With producer George Schlatter at the helm, NBC ordered a special from Schlatter starring the duo. The show also featured a pretty much non-descript cast of players who also had had some minor successes in the entertainment field, including Arte Johnson, Joanne Worley, Judy Carne, Ruth Buzzi (she had been seen from time to time as Marlo Thomas's friend on "That Girl") and Alan Seus. All had been around for years, but had never broken through. They probably took this show as a lark.
But little did anyone know that this lark would turn to gold.
The special clicked with audiences, and a series was ordered.
Running during its first season after the equally groundbreaking "The Monkees," "Laugh-In" became the No. 1 show in the country, and stayed there for two or three years.

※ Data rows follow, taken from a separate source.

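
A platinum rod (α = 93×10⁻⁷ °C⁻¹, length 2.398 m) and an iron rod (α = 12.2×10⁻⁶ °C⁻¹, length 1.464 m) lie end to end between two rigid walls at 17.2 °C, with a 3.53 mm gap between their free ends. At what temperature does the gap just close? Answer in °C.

T = 105 °C

Gap closes when ΔL₁ + ΔL₂ = 3.53 mm = 3.53×10⁻³ m
(α₁L₁ + α₂L₂)ΔT = g
α₁L₁ + α₂L₂ = 93×10⁻⁷×2.398 + 12.2×10⁻⁶×1.464 = 4.01622×10⁻⁵ m/K
ΔT = 3.53×10⁻³ / 4.01622×10⁻⁵ = 87.89 K
T = 17.2 + 87.89 = 105.09 °C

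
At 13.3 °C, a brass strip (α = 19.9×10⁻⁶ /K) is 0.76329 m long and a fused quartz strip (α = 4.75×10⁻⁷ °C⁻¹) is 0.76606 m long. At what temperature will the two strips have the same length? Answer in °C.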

The cast, which also included Goldie Hawn and Henry Gibson, became megastars overnight.
And who can forget the debut of Tiny Tim?
Everyone wanted to be on this show, and such mega-stars as Sammy Davis Jr., John Wayne, and yes, even Richard Nixon made cameo appearances on the show.
The program ran afoul of the censors during its period on the air, but clever writing often was over the heads of those on the panic button. Alan Seus' wonderful performance as the slightly queer sports reporter was certainly a regular spot which went over their heads, as was the word "bippy," a word planted by the writers (including Coslough Johnson and Jeremy Lloyd) to throw off the censors. The censors thought bippy was something dirty (it wasn't), but they couldn't pull it because they couldn't find any evidence that it was something obscene.
They spent so much time looking for "bippy" dirt that a lot of stuff was left in that they missed.
What they did leave in included girls dressed in bikinis with sayings painted all over their bodies. You couldn't quite read some of those sayings with all the dancing about, but let me tell you, they missed plenty!
And you had oldtime black comedian Pigmeat Markham reaching new heights of popularity with white audiences with the "Hear Come the Judge" blackouts, which I don't think the censors really got as much as the public did.
But what you did get was a "Potpourri" of impressive talents. You literally saw the creation of several enduring stars taking their first babysteps, including Hawn and Lily Tomlin.
And you also had the foundation of "Saturday Night Live," as Lorne Michaels was one of the later writers on the show. He has said that "Saturday Night Live" is a combination of "Laugh-In" and "The Monkees," and I think he is correct.
Anyway, the show had its run, had a few spinoffs ("Letters to Laugh-In" and the later "Rowan and Martin Report"), several records (beyond Tiny Tim's "Tiptoe Through the Tulips," there was Shorty Long's "Here Comes the Judge" and many others by cast members and other acts), and several imitators ("Turn On," one of the all-time TV bombs).
In the mid 1970s, the show resurfaced, without Rowan and Martin or such a talented cast, but it did launch the career of Robin Williams.
So it was fun seeing "Laugh-In" again this weekend. Sure, as an 11 year old, I am sure some of the jokes on the show went way over my head, but looking back, I think I got more than I missed.
What a great show! There will never be another like it.